By Marah Shulda
To prepare for the spring season, students partake in offseason training
Students actively participate in pre-season workouts in order to prepare for the upcoming season
To prepare for the upcoming spring sports seasons, many athletes have already began winter training. To bring out the best of their abilities, the athletes must put a lot of time and hard work into their winter workouts.
Winter training takes place from November to March. For cross country runners, this means that they begin winter training directly after the conclusion of their season.
Sophomore Greg Haynes had a very brief break between the two. He takes about three or four days off after the cross country season and then he begins training for the spring.
Despite having to put many hours into running, Haynes sees an advantage to having year-round practices.
“It gets a lot more miles on our legs and it keeps us fit all year round for the track season,” Haynes said.
Haynes believes that going straight from cross-country season to winter training will benefit him in track.
“It gives you that edge on other people because while people are resting up and starting when everyone else starts, I’m out training and getting more miles in than anyone else,” Haynes said.
Junior Justin Grega runs almost every day during the winter; when he looks back at previous seasons, he notices a large improvement.
“Freshman year I didn’t really do winter training but last year I did and I have seen big improvements,” Grega said. “My times in both my races really dropped a lot more than I expected.”
This year, Grega wants to drop his times even more and get another shot at competing at state.
Grega only sees one real downside to winter training: the fact that it takes place during the winter.
“The five degree weather runs that we had in December were my least favorite part,” Grega said.
Junior Gavin Overbeck agrees that making the commitment to winter training will pay off during track season. Overbeck has yet to see a difference in his times, but still has high hopes for the upcoming season.
“[There has been] not too much improvement,” Overbeck said. “I’m just staying in shape and I’ll hopefully start to improve towards the beginning of track season.”
On the contrary, Haynes has already seen some concrete results come out of winter training.
“I’ve been doing some indoor meets,” Haynes said. “I’ve gotten a couple personal records.”
Along with being his favorite part of winter training, Haynes feels that the indoor meets allow him to get some “more race experience under his belt.”
When the track season starts, Grega will run the 400-meter, 800-meter and he is going to try the 1600-meter. Grega uses winter training to prepare himself for all of his events.

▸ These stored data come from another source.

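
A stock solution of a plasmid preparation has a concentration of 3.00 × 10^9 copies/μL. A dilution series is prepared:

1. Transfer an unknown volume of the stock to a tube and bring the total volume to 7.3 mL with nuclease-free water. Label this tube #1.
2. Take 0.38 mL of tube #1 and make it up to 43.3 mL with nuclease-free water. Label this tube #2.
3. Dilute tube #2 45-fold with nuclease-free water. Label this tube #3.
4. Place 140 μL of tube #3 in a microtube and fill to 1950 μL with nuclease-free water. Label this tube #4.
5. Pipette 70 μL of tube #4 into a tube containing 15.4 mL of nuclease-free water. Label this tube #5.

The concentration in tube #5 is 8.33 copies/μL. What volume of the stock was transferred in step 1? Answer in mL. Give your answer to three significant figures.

0.320 mL

Step 1: v brought to 7.3 mL → factor = 7.3 mL/v
Step 2: 0.38 mL brought to 43.3 mL → factor 43.3/0.38 = 113.95
Step 3: 45-fold → factor 45
Step 4: 140 μL brought to 1950 μL → factor 1950/140 = 13.929
Step 5: 70 μL + 15.4 mL = 15470 μL total → factor 15470/70 = 221
Product of known-step factors = 1.5784 × 10^7
Overall factor = 3.00 × 10^9 copies/μL / (8.33 copies/μL) = 3.6014 × 10^8
Step-1 factor = 3.6014 × 10^8 / 1.5784 × 10^7 = 22.817
v = 7.3 mL / 22.817 = 0.320 mL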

“You get better and basically it gets you into shape because day one of track we don’t take it light,” Grega said. “We jump right into it and [winter training] better prepares you for that.”
The track coaches strongly encourage Haynes to participate in winter training to maximize his success in the season. Haynes compares winter training to an elongated warm-up for track.
“It’s something my coach pushes me to do,” Haynes said. “It’s something that I do to warm-up before actual spring season track comes around.”